MK Uri Ariel (National Union) has an idea: “Reduce Knesset Members’ salaries by 5%.”
Ariel, in his fourth term as Member of Knesset, has asked Knesset Speaker Ruby Rivlin to act towards cutting the salaries of the 120 parliamentarians. Last week, the Cabinet resolved to cut ministers’ salaries by 5%.
Ariel wrote to Rivlin that cutting their salaries “would save the national treasury the equivalent of 4.5 Knesset Members. It would also express the concern and participation of the MKs in the plight of all the rest of Israel’s citizens, many of whom have been laid off and have no work.”
“MKs are often viewed as being above the public, sitting in an ivory tower without sensing changes in the weather and not party to the public’s suffering and experiences,” MK Ariel said. “The time has come to change this. Our willingness to cut our own salaries will reflect the true partnership and pain that most of us feel for and with the public.”
Knesset Members earn some 33,000 shekels per month, a sum whose normal annual increase was frozen this year by Knesset decision. It is roughly 4-5 times the average salary in Israel.

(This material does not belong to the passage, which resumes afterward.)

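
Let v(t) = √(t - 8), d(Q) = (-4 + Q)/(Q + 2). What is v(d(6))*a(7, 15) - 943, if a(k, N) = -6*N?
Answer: -943 - 45*I*√31 ≈ -943.0 - 250.55*I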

In the last Knesset term, the 120 MKs spent an average of nearly 12 days each year per MK abroad. Knesset recesses last a total of about four months each year.
The MKs also enjoy various fiscal benefits, including phone lines, newspapers, very generous pension benefits, and a one-time “acclimatization grant” of 130,000 shekels if they leave the Knesset after at least one full term of four years.